Hash on the fly with rclone?

Every 5 years I copy ~15TB of data from one set of HDD to a fresh set of diversified but newer HDDs. This is source of extreme stress and anxiety but I have developed a set of scripts to reduce that.

Now in 2021, it's time again to do this for my 20 TB of data from HDDs I purchased in 2015. I would like to use rclone for this.

What I will do is copy the files from the old HDDs (OLD) to these new HDDs (NEW). My question is:

  1. While rclone copies from OLD to NEW, is there anyway I can also have it generate MD5 or SHA hashes and store those in a file (since it has already read the data from OLD)?
  2. The objective is to have a hashlist generated on the fly with rclone so that I don't have to do a second pass after the copy step, just to generate a hashlist
  3. If this feature is not yet available - what will be involved to add this feature for local FS (local HDDs) copies only? Would I have to write plugins in Go or do I have to update rclone itself (i.e. rclone does not support external plugins?)

hi,

there might be another way, but this will work.

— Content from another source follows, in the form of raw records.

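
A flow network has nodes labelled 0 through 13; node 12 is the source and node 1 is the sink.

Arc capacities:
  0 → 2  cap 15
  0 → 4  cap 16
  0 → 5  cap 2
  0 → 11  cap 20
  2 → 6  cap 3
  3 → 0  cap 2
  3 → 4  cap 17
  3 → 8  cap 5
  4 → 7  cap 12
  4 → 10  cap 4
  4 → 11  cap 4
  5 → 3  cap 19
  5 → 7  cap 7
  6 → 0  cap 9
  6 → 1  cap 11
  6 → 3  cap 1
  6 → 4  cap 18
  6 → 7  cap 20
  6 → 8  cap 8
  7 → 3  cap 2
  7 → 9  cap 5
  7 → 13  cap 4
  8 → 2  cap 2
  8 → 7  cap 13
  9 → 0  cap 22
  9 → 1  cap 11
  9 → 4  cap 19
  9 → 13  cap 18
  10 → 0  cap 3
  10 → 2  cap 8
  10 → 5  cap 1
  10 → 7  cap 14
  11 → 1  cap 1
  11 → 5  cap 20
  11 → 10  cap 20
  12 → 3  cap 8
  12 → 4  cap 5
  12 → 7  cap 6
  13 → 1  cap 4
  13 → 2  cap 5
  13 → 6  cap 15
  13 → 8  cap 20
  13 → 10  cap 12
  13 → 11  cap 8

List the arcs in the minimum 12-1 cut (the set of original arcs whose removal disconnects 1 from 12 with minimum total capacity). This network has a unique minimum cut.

Min-cut arcs: {(2,6), (7,9), (7,13), (11,1)} (total capacity 13)

augment #1: 12→4→11→1 push 1
augment #2: 12→7→9→1 push 5
augment #3: 12→7→13→1 push 1
augment #4: 12→4→7→13→1 push 3
augment #5: 12→3→0→2→6→1 push 2
augment #6: 12→3→8→2→6→1 push 1
max flow = 13; residual-reachable set from 12 gives S-side
cut edges (S→T): {(2,6), (7,9), (7,13), (11,1)} total cap 13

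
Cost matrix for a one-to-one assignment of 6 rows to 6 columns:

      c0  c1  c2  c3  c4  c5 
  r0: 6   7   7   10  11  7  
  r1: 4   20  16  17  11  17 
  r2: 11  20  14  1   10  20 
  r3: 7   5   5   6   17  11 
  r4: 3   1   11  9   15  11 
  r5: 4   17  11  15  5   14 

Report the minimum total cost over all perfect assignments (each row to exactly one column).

optimal assignment: row0→col5 (cost 7), row1→col0 (cost 4), row2→col3 (cost 1), row3→col2 (cost 5), row4→col1 (cost 1), row5→col4 (cost 5)
total = 7 + 4 + 1 + 5 + 1 + 5 = 23

Minimum assignment cost: 23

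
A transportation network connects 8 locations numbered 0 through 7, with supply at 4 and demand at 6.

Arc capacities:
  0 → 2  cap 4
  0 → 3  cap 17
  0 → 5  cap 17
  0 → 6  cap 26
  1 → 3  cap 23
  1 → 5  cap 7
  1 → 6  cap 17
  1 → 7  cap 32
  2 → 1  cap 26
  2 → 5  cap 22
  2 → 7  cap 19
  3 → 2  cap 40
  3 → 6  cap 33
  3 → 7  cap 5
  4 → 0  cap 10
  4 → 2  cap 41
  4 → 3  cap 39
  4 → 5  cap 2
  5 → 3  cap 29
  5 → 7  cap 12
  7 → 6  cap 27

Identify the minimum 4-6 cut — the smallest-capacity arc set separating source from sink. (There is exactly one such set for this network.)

Min-cut arcs: {(1,6), (3,6), (4,0), (7,6)} (total capacity 87)

augment #1: 4→0→6 push 10
augment #2: 4→3→6 push 33
augment #3: 4→2→1→6 push 17
augment #4: 4→2→7→6 push 19
augment #5: 4→3→7→6 push 5
augment #6: 4→5→7→6 push 2
augment #7: 4→2→1→7→6 push 1
max flow = 87; residual-reachable set from 4 gives S-side
cut edges (S→T): {(1,6), (3,6), (4,0), (7,6)} total cap 87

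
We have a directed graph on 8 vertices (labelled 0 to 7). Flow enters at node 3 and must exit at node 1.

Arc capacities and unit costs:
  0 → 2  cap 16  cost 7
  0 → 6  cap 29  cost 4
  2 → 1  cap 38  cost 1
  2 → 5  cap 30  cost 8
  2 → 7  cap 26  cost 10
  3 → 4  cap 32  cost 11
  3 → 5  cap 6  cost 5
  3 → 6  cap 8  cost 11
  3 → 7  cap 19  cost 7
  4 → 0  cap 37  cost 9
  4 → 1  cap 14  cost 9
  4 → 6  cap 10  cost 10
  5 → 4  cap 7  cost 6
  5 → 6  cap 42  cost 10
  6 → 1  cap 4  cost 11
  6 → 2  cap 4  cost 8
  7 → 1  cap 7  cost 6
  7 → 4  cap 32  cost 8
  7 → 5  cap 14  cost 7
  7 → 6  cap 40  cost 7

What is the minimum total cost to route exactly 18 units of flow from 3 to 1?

shortest-cost path #1: 3→7→1 push 7 @ unit cost 13 (adds 91)
shortest-cost path #2: 3→4→1 push 11 @ unit cost 20 (adds 220)
total cost = 311

Minimum cost for 18 units: 311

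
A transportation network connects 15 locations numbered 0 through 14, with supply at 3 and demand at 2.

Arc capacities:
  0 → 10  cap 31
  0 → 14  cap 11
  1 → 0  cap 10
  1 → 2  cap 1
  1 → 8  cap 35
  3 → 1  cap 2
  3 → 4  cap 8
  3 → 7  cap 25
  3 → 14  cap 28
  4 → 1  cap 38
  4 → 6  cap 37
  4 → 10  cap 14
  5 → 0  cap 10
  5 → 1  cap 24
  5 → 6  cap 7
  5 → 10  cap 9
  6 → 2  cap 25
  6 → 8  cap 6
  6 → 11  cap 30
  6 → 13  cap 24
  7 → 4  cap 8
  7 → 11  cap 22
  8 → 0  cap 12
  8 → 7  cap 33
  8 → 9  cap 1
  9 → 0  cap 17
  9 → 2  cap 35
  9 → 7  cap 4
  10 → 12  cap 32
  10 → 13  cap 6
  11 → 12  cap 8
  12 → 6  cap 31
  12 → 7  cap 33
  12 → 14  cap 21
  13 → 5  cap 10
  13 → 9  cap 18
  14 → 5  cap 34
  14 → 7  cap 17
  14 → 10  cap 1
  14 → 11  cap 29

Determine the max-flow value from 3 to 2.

Maximum flow value: 45

augment #1: 3→1→2 bottleneck 1, total now 1
augment #2: 3→4→6→2 bottleneck 8, total now 9
augment #3: 3→1→8→9→2 bottleneck 1, total now 10
augment #4: 3→7→4→6→2 bottleneck 8, total now 18
augment #5: 3→14→5→6→2 bottleneck 7, total now 25
augment #6: 3→7→11→12→6→2 bottleneck 2, total now 27
augment #7: 3→14→10→13→9→2 bottleneck 1, total now 28
augment #8: 3→14→5→10→13→9→2 bottleneck 5, total now 33
augment #9: 3→7→11→12→6→13→9→2 bottleneck 6, total now 39
augment #10: 3→14→5→10→12→6→13→9→2 bottleneck 4, total now 43
augment #11: 3→14→5→0→10→12→6→13→9→2 bottleneck 2, total now 45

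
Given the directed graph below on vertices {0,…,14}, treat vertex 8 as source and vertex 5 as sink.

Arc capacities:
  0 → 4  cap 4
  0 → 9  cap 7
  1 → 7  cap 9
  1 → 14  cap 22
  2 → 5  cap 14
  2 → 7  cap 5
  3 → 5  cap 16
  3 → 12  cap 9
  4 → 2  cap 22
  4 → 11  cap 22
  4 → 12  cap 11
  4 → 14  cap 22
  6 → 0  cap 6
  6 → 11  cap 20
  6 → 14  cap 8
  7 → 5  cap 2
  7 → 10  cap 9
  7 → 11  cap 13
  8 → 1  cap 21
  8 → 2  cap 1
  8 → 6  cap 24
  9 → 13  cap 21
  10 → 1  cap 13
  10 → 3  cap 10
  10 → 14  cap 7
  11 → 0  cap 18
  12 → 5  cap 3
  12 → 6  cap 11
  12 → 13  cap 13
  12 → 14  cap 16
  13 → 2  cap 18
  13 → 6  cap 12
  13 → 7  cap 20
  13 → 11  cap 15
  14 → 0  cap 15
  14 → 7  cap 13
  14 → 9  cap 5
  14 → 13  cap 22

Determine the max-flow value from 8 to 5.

Maximum flow value: 28

augment #1: 8→2→5 bottleneck 1, total now 1
augment #2: 8→1→7→5 bottleneck 2, total now 3
augment #3: 8→1→7→10→3→5 bottleneck 7, total now 10
augment #4: 8→1→14→13→2→5 bottleneck 12, total now 22
augment #5: 8→6→0→4→2→5 bottleneck 1, total now 23
augment #6: 8→6→0→4→12→5 bottleneck 3, total now 26
augment #7: 8→6→14→7→10→3→5 bottleneck 2, total now 28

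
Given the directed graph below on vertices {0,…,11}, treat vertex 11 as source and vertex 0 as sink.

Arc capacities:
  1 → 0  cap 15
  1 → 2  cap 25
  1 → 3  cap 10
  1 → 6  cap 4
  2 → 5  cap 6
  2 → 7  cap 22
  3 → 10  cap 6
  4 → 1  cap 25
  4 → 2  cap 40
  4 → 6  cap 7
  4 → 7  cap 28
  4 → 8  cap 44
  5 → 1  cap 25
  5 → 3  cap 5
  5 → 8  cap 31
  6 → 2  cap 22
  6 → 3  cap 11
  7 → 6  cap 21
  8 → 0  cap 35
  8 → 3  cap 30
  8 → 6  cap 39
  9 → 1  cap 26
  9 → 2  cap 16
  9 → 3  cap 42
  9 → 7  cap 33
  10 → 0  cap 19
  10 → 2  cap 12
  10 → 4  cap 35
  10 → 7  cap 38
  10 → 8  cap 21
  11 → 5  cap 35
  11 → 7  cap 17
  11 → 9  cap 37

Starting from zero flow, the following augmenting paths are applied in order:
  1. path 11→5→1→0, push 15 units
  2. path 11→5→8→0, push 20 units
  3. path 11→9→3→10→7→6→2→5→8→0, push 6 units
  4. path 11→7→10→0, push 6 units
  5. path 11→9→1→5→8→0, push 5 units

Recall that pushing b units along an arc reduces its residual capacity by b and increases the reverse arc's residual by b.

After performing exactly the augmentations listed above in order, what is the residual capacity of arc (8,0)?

Residual capacity of (8,0): 4

after path 1 (11→5→1→0, push 15): res(8,0)=35
after path 2 (11→5→8→0, push 20): res(8,0)=15
after path 3 (11→9→3→10→7→6→2→5→8→0, push 6): res(8,0)=9
after path 4 (11→7→10→0, push 6): res(8,0)=9
after path 5 (11→9→1→5→8→0, push 5): res(8,0)=4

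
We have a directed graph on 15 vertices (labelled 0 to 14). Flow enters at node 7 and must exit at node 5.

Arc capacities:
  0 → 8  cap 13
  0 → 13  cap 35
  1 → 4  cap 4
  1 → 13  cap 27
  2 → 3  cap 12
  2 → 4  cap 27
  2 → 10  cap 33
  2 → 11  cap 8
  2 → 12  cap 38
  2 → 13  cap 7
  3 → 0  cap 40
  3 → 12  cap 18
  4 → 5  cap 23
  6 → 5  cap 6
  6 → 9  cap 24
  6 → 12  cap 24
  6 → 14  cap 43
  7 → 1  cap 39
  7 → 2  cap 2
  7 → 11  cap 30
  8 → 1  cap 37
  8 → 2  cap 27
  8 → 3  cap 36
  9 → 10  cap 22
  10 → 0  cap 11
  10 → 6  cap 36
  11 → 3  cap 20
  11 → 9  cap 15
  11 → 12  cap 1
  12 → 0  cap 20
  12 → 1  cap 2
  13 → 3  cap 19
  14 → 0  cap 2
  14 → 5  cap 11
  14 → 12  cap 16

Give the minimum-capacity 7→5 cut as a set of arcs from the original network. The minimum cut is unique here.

Min-cut arcs: {(0,8), (1,4), (7,2), (11,9)} (total capacity 34)

augment #1: 7→1→4→5 push 4
augment #2: 7→2→4→5 push 2
augment #3: 7→11→9→10→6→5 push 6
augment #4: 7→11→9→10→6→14→5 push 9
augment #5: 7→11→3→0→8→2→4→5 push 13
max flow = 34; residual-reachable set from 7 gives S-side
cut edges (S→T): {(0,8), (1,4), (7,2), (11,9)} total cap 34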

use a debug log and for each file copied, the output will be
2021/10/19 15:27:40 DEBUG : file.txt: md5 = c4ca4238a0b923820dcc509a6f75849b OK
then iterate thru the log file and regex the needed info.
in python, .*DEBUG : (.*): md5 = (.*) OK$ would match

file.txt
c4ca4238a0b923820dcc509a6f75849b
1 Like

@asdffdsa, really appreciate this! This is one way of getting the MD5 hash

2 questions:

  1. Is there a way to obtain SHA instead (or in addition to the MD5 hash)?
  2. That MD5 hash is of the file read from the source instead of the file written out, right? This would make sense instead of any other way, but just confirming.

Again, this response is very useful.

  1. not that i know of. rclone copy local to local uses md5
    for sha1 - rclone sha1sum, which as i understand, just calls rclone hashsum sha1
  2. the hash is from the source.
1 Like

I think the not quite merged yet hasher backend would help with this. Its job is to cache hashes so they don't get re-computed unecessarily.

@ivandeex will be along in a moment to explain more I'm sure :slight_smile:

1 Like

After refactoring his main job is to bring free bolt to her majesty vfs :slight_smile:

Hash caching is just coincident byproduct

2 Likes

I really appreciate this response. BY the way, this is not really my request. This idea was proposed years ago:

@thestigma mentioned this at When does rclone compute a file hash? - #2 by thestigma

Any time you already have to read the entire file anyway though - calculating the hash can be done almost for free (such as for the upload of a file). The only extra cost is a fairly trivial amount of CPU, so I think rclone generally tends to do this to verify a successful transfer.

… but I didn't see any followups on this matter.

I have also asked about this for ref: https://www.reddit.com/r/rclone/comments/qbgd9x/hash_on_the_fly_with_rclone/

1 Like

This topic was automatically closed 30 days after the last reply. New replies are no longer allowed.